MS30-05 - Highly Versatile Metal-Organic Frameworks

Linda Shimon
(Weizmann Institute of Science, Israel)

The relationship between crystallization conditions, crystal structure and properties is a pivotal point in modern chemistry both for the investigation of fundamental aspects and for material design. The interest spans from the macro- to the nanoscale, and across the gamut of natural, laboratory-made, organic and inorganic systems.
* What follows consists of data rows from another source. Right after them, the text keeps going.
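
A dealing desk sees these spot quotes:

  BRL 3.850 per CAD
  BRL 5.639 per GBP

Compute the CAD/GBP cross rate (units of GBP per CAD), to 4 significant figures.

1 CAD × 3.850 = 3.85 BRL
3.85 BRL ÷ 5.639 = 0.682745 GBP

CAD/GBP = 0.6827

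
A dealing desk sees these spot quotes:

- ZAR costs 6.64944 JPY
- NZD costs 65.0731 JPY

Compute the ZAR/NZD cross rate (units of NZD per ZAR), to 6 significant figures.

ZAR/NZD = 0.102184

1 ZAR × 6.64944 = 6.64944 JPY
6.64944 JPY ÷ 65.0731 = 0.102184 NZD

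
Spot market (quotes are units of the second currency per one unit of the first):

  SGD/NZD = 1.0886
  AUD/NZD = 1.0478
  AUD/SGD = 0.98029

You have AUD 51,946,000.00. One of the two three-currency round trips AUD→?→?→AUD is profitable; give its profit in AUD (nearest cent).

Profitable loop is AUD → SGD → NZD → AUD:
AUD 51,946,000.00 × 0.98029 = SGD 50,922,144.34
SGD 50,922,144.34 × 1.0886 = NZD 55,433,846.33
NZD 55,433,846.33 ÷ 1.0478 = AUD 52,904,987.91
Profit = AUD 52,904,987.91 − AUD 51,946,000.00

Profit: AUD 958,987.91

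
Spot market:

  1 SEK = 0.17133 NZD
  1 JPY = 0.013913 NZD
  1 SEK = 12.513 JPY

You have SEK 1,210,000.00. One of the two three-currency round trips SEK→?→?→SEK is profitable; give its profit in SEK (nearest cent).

Profit: SEK 19,516.00

Profitable loop is SEK → JPY → NZD → SEK:
SEK 1,210,000.00 × 12.513 = JPY 15,140,730
JPY 15,140,730 × 0.013913 = NZD 210,652.98
NZD 210,652.98 ÷ 0.17133 = SEK 1,229,516.00
Profit = SEK 1,229,516.00 − SEK 1,210,000.00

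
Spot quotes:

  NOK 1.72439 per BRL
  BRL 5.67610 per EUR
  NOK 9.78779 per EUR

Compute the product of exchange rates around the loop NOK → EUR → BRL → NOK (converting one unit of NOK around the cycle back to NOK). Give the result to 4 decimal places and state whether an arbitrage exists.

1.0000 (no arbitrage)

Around NOK → EUR → BRL → NOK: 1 ÷ 9.78779 × 5.67610 × 1.72439 = 1.000002
Product ≈ 1 (deviation 0.000%, within rounding noise).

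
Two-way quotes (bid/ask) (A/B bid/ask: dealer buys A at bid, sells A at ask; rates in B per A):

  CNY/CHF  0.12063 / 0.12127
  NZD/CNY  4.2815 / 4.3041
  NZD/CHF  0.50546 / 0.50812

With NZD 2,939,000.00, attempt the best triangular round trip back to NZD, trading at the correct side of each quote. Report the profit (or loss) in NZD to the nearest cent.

Best loop NZD → CNY → CHF → NZD:
NZD 2,939,000.00 × 4.2815 (sell NZD at bid) = CNY 12,583,328.50
CNY 12,583,328.50 × 0.12063 (sell CNY at bid) = CHF 1,517,926.92
CHF 1,517,926.92 ÷ 0.50812 (buy NZD at ask) = NZD 2,987,339.44

Net profit: NZD 48,339.44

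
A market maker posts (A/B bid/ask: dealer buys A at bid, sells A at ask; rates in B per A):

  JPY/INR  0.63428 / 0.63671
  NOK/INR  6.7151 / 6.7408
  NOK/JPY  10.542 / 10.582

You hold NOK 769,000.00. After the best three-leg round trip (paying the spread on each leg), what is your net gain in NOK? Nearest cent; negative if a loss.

Best loop NOK → INR → JPY → NOK:
NOK 769,000.00 × 6.7151 (sell NOK at bid) = INR 5,163,911.90
INR 5,163,911.90 ÷ 0.63671 (buy JPY at ask) = JPY 8,110,304
JPY 8,110,304 ÷ 10.582 (buy NOK at ask) = NOK 766,424.53

Net result: NOK -2,575.47 (no profitable arbitrage after spreads)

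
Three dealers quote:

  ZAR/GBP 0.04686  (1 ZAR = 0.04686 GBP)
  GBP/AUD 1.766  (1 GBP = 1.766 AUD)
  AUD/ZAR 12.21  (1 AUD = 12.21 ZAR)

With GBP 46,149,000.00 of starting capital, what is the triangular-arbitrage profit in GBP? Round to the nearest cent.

Profit: GBP 481,593.41

Profitable loop is GBP → AUD → ZAR → GBP:
GBP 46,149,000.00 × 1.766 = AUD 81,499,134.00
AUD 81,499,134.00 × 12.21 = ZAR 995,104,426.14
ZAR 995,104,426.14 × 0.04686 = GBP 46,630,593.41
Profit = GBP 46,630,593.41 − GBP 46,149,000.00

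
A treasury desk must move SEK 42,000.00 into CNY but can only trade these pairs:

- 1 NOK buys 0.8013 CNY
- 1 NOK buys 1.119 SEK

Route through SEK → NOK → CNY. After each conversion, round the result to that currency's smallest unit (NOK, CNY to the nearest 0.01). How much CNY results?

CNY 30,075.60

SEK 42,000.00 ÷ 1.119 = NOK 37,533.51
NOK 37,533.51 × 0.8013 = CNY 30,075.60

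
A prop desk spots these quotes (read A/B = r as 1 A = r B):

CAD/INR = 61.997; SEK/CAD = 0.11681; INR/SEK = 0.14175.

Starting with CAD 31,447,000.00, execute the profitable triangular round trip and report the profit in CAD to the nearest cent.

Profitable loop is CAD → INR → SEK → CAD:
CAD 31,447,000.00 × 61.997 = INR 1,949,619,659.00
INR 1,949,619,659.00 × 0.14175 = SEK 276,358,586.66
SEK 276,358,586.66 × 0.11681 = CAD 32,281,446.51
Profit = CAD 32,281,446.51 − CAD 31,447,000.00

Profit: CAD 834,446.51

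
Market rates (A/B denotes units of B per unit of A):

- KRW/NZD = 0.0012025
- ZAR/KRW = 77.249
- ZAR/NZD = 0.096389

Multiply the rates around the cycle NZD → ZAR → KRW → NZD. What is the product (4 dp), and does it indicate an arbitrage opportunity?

Around NZD → ZAR → KRW → NZD: 1 ÷ 0.096389 × 77.249 × 0.0012025 = 0.963719
Product < 1; profitable direction is NZD → KRW → ZAR → NZD.

0.9637 (arbitrage exists)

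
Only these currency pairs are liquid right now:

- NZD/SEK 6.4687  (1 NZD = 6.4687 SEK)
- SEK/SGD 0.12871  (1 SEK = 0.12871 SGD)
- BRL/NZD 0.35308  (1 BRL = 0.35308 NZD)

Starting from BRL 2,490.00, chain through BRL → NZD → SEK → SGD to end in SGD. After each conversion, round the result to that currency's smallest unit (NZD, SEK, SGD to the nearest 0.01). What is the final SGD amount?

BRL 2,490.00 × 0.35308 = NZD 879.17
NZD 879.17 × 6.4687 = SEK 5,687.09
SEK 5,687.09 × 0.12871 = SGD 731.99

SGD 731.99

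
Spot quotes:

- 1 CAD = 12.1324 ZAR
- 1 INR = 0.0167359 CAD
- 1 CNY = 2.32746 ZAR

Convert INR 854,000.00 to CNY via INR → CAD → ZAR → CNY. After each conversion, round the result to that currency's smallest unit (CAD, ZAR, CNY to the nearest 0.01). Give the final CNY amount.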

In our study, we investigate the factors affecting the size and morphology of self-assembled metal-organic frameworks (MOFs).1,2 In general, micro-nano crystals grown by modulator-free synthesis are polydispersed in size, exhibit non-homogeneous shape or simple polyhedral morphologies, usually reflecting the underlying geometry of the crystallographic structure. We developed an approach that results in the formation of monodispersed crystals with a large variability of morphologies, while keeping the crystallographic structure nearly identical.3,4 No templates or modulators are used. The crystals generated include rare polyhedral shapes, hollow structures and unique morphologies not classifiable according to conventional rules (Fig.1) Interestingly, we prepared morphologically highly complex crystals from achiral components that exhibits single crystallinity and chirality at both the molecular structure and crystal morphology.  The work provides new fundamental insights in the growth of uniform and chiral crystals, opening up opportunities for their use as 3D objects for nanotechnological applications.